Stark effect, polarizability and electroabsorption in silicon nanocrystals

TL;DR

This paper explains the quantum-confined Stark effect in silicon nanocrystals using atomistic theory, revealing size-dependent polarizability and potential for voltage-tunable electroabsorption in doped nanocrystals.

Contribution

It provides the first unambiguous explanation of QCSE in silicon nanocrystals and quantifies their polarizability scaling, offering insights for optical modulation applications.

Findings

Stark shift mainly from valence states with level crossing behavior

Polarizability scales cubically with nanocrystal diameter

P-doped Si nanocrystals show significant voltage tunability

Abstract

Demonstrating the quantum-confined Stark effect (QCSE) in silicon nanocrystals (NCs) embedded in oxide has been rather elusive, unlike the other materials. Here, the recent experimental data from ion-implanted Si NCs is unambiguously explained within the context of QCSE using an atomistic pseudopotential theory. This further reveals that the majority of the Stark shift comes from the valence states which undergo a level crossing that leads to a nonmonotonic radiative recombination behavior with respect to the applied field. The polarizability of embedded Si NCs including the excitonic effects is extracted over a diameter range of 2.5--6.5 nm, which displays a cubic scaling, $\alpha=c D^3$, with $c=2.436\times 10^{-11}$ C/(Vm), where $D$ is the NC diameter.
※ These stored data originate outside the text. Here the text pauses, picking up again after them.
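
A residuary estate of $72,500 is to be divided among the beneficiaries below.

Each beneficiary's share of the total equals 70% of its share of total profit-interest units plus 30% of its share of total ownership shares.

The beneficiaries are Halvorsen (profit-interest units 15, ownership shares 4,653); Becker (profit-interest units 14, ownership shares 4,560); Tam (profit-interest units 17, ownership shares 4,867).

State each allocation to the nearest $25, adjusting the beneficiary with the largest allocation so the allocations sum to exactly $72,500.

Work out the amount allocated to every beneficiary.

Totals — profit-interest units 46, ownership shares 14,080.
Blended shares (70% profit-interest units + 30% ownership shares): Halvorsen 0.3274; Becker 0.3102; Tam 0.3624.
Pro-rata amounts: Halvorsen 23,736.61; Becker 22,489.69; Tam 26,273.71.
After rounding ($25): Halvorsen $23,725; Becker $22,500; Tam $26,275. Sum = $72,500.
No rounding difference to absorb.

Halvorsen: $23,725 · Becker: $22,500 · Tam: $26,275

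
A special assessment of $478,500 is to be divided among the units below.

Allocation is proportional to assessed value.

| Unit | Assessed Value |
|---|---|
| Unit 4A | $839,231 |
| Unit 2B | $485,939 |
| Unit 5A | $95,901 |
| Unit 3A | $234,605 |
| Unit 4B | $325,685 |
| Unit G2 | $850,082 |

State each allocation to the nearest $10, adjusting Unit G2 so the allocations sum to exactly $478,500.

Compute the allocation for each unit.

Unit 4A: $141,830 · Unit 2B: $82,120 · Unit 5A: $16,210 · Unit 3A: $39,650 · Unit 4B: $55,040 · Unit G2: $143,650

Sum of assessed value: 2,831,443.
Raw shares: Unit 4A 839,231/2,831,443 × $478,500 = 141,825.93; Unit 2B 485,939/2,831,443 × $478,500 = 82,121.31; Unit 5A 95,901/2,831,443 × $478,500 = 16,206.80; Unit 3A 234,605/2,831,443 × $478,500 = 39,647.10; Unit 4B 325,685/2,831,443 × $478,500 = 55,039.17; Unit G2 850,082/2,831,443 × $478,500 = 143,659.69.
After rounding ($10): Unit 4A $141,830; Unit 2B $82,120; Unit 5A $16,210; Unit 3A $39,650; Unit 4B $55,040; Unit G2 $143,660. Sum = $478,510.
Difference $478,500 − $478,510 = −$10 applied to Unit G2: Unit G2 becomes $143,650.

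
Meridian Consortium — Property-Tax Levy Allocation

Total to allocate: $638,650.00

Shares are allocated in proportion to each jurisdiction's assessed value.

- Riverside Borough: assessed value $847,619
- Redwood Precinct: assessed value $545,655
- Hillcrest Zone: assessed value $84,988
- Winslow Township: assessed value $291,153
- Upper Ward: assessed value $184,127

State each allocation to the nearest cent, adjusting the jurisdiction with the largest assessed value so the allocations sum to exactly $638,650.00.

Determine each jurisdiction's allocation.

Riverside Borough: $277,102.76 | Redwood Precinct: $178,384.99 | Hillcrest Zone: $27,784.19 | Winslow Township: $95,183.45 | Upper Ward: $60,194.61

Assessed value total: 847,619 + 545,655 + 84,988 + 291,153 + 184,127 = 1,953,542.
Proportional shares: Riverside Borough 277,102.7571; Redwood Precinct 178,384.9878; Hillcrest Zone 27,784.1921; Winslow Township 95,183.4480; Upper Ward 60,194.61499.
At nearest cent: Riverside Borough $277,102.76; Redwood Precinct $178,384.99; Hillcrest Zone $27,784.19; Winslow Township $95,183.45; Upper Ward $60,194.61. Sum = $638,650.00.
No rounding difference to absorb.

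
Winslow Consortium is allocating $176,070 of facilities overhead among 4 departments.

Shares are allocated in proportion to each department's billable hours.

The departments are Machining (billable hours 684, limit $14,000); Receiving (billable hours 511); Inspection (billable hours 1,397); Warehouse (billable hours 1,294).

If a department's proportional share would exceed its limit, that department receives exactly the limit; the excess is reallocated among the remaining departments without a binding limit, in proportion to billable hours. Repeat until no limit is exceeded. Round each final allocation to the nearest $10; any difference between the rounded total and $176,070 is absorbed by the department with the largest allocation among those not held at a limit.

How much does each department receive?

Machining: $14,000 | Receiving: $25,860 | Inspection: $70,710 | Warehouse: $65,500

Total billable hours = 3,886.
Pro-rata shares before constraints: Machining 30,991.22; Receiving 23,152.80; Inspection 63,296.39; Warehouse 58,629.59.
Capped: Machining ($14,000); balance $162,070 reallocated over remaining billable hours 3,202.
Redistributed shares: Receiving 25,864.39 → $25,860; Inspection 70,709.49 → $70,710; Warehouse 65,496.12 → $65,500.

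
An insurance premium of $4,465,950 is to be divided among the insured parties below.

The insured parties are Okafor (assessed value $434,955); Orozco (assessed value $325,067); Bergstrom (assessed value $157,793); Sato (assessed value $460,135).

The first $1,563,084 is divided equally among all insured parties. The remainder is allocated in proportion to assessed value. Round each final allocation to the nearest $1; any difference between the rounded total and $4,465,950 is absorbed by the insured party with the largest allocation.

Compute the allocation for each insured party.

Equal tier: $1,563,084 ÷ 4 = $390,771 apiece.
Remainder $2,902,866 by assessed value (total 1,377,950): Okafor 916,300.36 → $916,300; Orozco 684,804.20 → $684,804; Bergstrom 332,415.497 → $332,415; Sato 969,345.95 → $969,346.
Rounding difference +$1 on remainder applied to Sato.
Totals: Okafor $390,771 + $916,300 = $1,307,071; Orozco $390,771 + $684,804 = $1,075,575; Bergstrom $390,771 + $332,415 = $723,186; Sato $390,771 + $969,347 = $1,360,118.

Okafor: $1,307,071 · Orozco: $1,075,575 · Bergstrom: $723,186 · Sato: $1,360,118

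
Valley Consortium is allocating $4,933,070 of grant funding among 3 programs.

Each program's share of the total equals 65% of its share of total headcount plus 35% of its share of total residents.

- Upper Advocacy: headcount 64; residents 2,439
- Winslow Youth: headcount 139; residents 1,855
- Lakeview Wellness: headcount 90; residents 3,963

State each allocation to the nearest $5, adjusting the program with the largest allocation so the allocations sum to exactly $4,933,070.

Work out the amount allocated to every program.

Headcount total 293; residents total 8,257.
Blended shares (65% headcount + 35% residents): Upper Advocacy 0.2454; Winslow Youth 0.3870; Lakeview Wellness 0.3676.
Pro-rata amounts: Upper Advocacy 1,210,400.40; Winslow Youth 1,909,058.76; Lakeview Wellness 1,813,610.84.
At nearest $5: Upper Advocacy $1,210,400; Winslow Youth $1,909,060; Lakeview Wellness $1,813,610. Sum = $4,933,070.
Sum already equals the total — no adjustment.

Upper Advocacy: $1,210,400 | Winslow Youth: $1,909,060 | Lakeview Wellness: $1,813,610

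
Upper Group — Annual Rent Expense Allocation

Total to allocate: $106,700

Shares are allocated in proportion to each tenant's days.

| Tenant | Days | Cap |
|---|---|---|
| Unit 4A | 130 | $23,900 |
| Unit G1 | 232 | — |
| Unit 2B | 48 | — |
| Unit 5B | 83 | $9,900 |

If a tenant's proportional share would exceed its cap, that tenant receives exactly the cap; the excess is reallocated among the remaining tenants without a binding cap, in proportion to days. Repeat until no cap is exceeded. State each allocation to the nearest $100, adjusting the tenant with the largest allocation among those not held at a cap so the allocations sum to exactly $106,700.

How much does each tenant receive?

Days total: 493.
Pro-rata shares before constraints: Unit 4A 28,135.90; Unit G1 50,211.76; Unit 2B 10,388.64; Unit 5B 17,963.69.
Cap binds for Unit 4A ($23,900), Unit 5B ($9,900); residual $72,900 reallocated over remaining days 280.
Remaining shares: Unit G1 60,402.86 → $60,400; Unit 2B 12,497.14 → $12,500.

Unit 4A: $23,900 · Unit G1: $60,400 · Unit 2B: $12,500 · Unit 5B: $9,900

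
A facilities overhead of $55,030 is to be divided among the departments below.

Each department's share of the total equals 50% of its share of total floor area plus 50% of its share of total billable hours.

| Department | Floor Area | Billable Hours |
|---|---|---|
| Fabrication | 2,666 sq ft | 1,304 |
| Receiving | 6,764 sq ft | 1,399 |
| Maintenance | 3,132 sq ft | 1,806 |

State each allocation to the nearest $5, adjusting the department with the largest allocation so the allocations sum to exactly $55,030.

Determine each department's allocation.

Floor area total 12,562; billable hours total 4,509.
Blended shares (50% floor area + 50% billable hours): Fabrication 0.2507; Receiving 0.4244; Maintenance 0.3249.
Raw shares: Fabrication 13,796.76; Receiving 23,352.47; Maintenance 17,880.78.
Rounded to nearest $5: Fabrication $13,795; Receiving $23,350; Maintenance $17,880. Sum = $55,025.
Difference $55,030 − $55,025 = +$5 applied to largest allocation (Receiving): Receiving becomes $23,355.

Fabrication: $13,795 · Receiving: $23,355 · Maintenance: $17,880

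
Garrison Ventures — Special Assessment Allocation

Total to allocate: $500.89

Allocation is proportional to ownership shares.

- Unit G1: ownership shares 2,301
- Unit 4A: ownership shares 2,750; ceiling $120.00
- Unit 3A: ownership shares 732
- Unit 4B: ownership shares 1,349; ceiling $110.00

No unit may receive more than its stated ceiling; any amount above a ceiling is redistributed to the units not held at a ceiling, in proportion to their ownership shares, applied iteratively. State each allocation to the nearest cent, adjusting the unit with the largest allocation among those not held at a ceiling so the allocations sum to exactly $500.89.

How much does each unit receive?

Combined ownership shares = 7,132.
Proportional shares (ignoring caps): Unit G1 161.6023; Unit 4A 193.1362; Unit 3A 51.4093; Unit 4B 94.7421.
Capped: Unit 4A ($120.00); balance $380.89 reallocated over remaining ownership shares 4,382.
Capped: Unit 4B ($110.00); balance $270.89 reallocated over remaining ownership shares 3,033.
Redistributed shares: Unit G1 205.5120 → $205.51; Unit 3A 65.3780 → $65.38.

Unit G1: $205.51 · Unit 4A: $120.00 · Unit 3A: $65.38 · Unit 4B: $110.00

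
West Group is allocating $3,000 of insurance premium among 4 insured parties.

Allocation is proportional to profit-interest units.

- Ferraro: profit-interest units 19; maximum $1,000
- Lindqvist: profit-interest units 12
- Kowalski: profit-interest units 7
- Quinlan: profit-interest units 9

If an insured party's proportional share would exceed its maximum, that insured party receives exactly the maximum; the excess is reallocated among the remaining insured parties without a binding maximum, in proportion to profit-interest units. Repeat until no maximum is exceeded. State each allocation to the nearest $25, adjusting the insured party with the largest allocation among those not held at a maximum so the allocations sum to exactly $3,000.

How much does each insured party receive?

Total profit-interest units = 47.
Unconstrained shares: Ferraro 1,212.77; Lindqvist 765.96; Kowalski 446.81; Quinlan 574.47.
Cap binds for Ferraro ($1,000); balance $2,000 reallocated over remaining profit-interest units 28.
Shares after redistribution: Lindqvist 857.14 → $850; Kowalski 500.00 → $500; Quinlan 642.86 → $650.

Ferraro: $1,000; Lindqvist: $850; Kowalski: $500; Quinlan: $650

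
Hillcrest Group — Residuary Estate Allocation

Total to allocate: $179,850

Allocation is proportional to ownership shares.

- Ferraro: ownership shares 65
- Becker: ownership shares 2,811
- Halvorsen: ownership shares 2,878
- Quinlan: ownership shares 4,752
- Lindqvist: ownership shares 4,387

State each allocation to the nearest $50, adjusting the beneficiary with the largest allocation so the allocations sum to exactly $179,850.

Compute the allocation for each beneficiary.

Ferraro: $800 · Becker: $33,950 · Halvorsen: $34,750 · Quinlan: $57,350 · Lindqvist: $53,000

Total ownership shares = 14,893.
Unrounded shares: Ferraro 65/14,893 × $179,850 = 784.95; Becker 2,811/14,893 × $179,850 = 33,946.04; Halvorsen 2,878/14,893 × $179,850 = 34,755.14; Quinlan 4,752/14,893 × $179,850 = 57,385.83; Lindqvist 4,387/14,893 × $179,850 = 52,978.04.
At nearest $50: Ferraro $800; Becker $33,950; Halvorsen $34,750; Quinlan $57,400; Lindqvist $53,000. Sum = $179,900.
Difference $179,850 − $179,900 = −$50 applied to largest allocation (Quinlan): Quinlan becomes $57,350.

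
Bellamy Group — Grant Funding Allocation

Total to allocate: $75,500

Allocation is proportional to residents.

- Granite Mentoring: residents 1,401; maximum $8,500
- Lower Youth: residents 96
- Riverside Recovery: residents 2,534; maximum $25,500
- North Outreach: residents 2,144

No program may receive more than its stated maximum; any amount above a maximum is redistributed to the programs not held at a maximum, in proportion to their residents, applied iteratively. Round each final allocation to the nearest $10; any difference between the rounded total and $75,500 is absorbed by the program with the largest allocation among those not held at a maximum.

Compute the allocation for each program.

Combined residents = 6,175.
Unconstrained shares: Granite Mentoring 17,129.64; Lower Youth 1,173.77; Riverside Recovery 30,982.51; North Outreach 26,214.09.
Capped: Granite Mentoring ($8,500), Riverside Recovery ($25,500); balance $41,500 reallocated over remaining residents 2,240.
Redistributed shares: Lower Youth 1,778.57 → $1,780; North Outreach 39,721.43 → $39,720.

Granite Mentoring: $8,500; Lower Youth: $1,780; Riverside Recovery: $25,500; North Outreach: $39,720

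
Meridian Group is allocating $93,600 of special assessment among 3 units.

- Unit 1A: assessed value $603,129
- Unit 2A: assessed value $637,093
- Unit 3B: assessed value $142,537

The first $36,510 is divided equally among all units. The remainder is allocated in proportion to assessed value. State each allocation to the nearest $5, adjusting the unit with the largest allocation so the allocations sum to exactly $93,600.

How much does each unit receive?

$36,510 shared equally gives $12,170 per unit.
Remainder $57,090 by assessed value (total 1,382,759): Unit 1A 24,901.40 → $24,900; Unit 2A 26,303.67 → $26,305; Unit 3B 5,884.93 → $5,885.
Totals: Unit 1A $12,170 + $24,900 = $37,070; Unit 2A $12,170 + $26,305 = $38,475; Unit 3B $12,170 + $5,885 = $18,055.

Unit 1A: $37,070 · Unit 2A: $38,475 · Unit 3B: $18,055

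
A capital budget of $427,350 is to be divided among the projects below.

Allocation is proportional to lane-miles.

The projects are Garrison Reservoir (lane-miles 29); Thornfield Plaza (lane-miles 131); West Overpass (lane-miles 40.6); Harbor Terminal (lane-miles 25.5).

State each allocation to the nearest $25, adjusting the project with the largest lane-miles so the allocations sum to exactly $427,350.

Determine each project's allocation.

Garrison Reservoir: $54,825; Thornfield Plaza: $247,575; West Overpass: $76,750; Harbor Terminal: $48,200

Combined lane-miles = 226.1.
Raw shares: Garrison Reservoir 29/226.1 × $427,350 = 54,812.69; Thornfield Plaza 131/226.1 × $427,350 = 247,602.17; West Overpass 40.6/226.1 × $427,350 = 76,737.77; Harbor Terminal 25.5/226.1 × $427,350 = 48,197.37.
After rounding ($25): Garrison Reservoir $54,825; Thornfield Plaza $247,600; West Overpass $76,750; Harbor Terminal $48,200. Sum = $427,375.
Difference $427,350 − $427,375 = −$25 applied to largest lane-miles (Thornfield Plaza): Thornfield Plaza becomes $247,575.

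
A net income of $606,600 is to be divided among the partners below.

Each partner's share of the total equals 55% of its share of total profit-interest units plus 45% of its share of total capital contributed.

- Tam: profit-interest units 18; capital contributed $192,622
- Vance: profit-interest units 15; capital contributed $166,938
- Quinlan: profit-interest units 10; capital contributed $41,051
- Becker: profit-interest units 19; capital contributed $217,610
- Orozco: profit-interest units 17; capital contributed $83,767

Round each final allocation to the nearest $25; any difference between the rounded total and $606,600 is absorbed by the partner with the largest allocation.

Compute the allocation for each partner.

Tam: $150,925 | Vance: $128,250 | Quinlan: $58,200 | Becker: $164,850 | Orozco: $104,375

Totals — profit-interest units 79, capital contributed 701,988.
Composite weights (55% profit-interest units + 45% capital contributed): Tam 0.2488; Vance 0.2114; Quinlan 0.0959; Becker 0.2718; Orozco 0.1721.
Pro-rata amounts: Tam 150,918.57; Vance 128,261.78; Quinlan 58,194.44; Becker 164,858.38; Orozco 104,366.83.
At nearest $25: Tam $150,925; Vance $128,250; Quinlan $58,200; Becker $164,850; Orozco $104,375. Sum = $606,600.
Rounded total matches; no reconciliation needed.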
Finally, based on intraband electroabsorption analysis, it is predicted that p-doped Si NCs will show substantial voltage tunability, whereas n-doped samples should be almost insensitive. Given the fact that bulk silicon lacks the linear electro-optic effect as being a centrosymmetric crystal, this may offer a viable alternative for electrical modulation using p-doped Si NCs.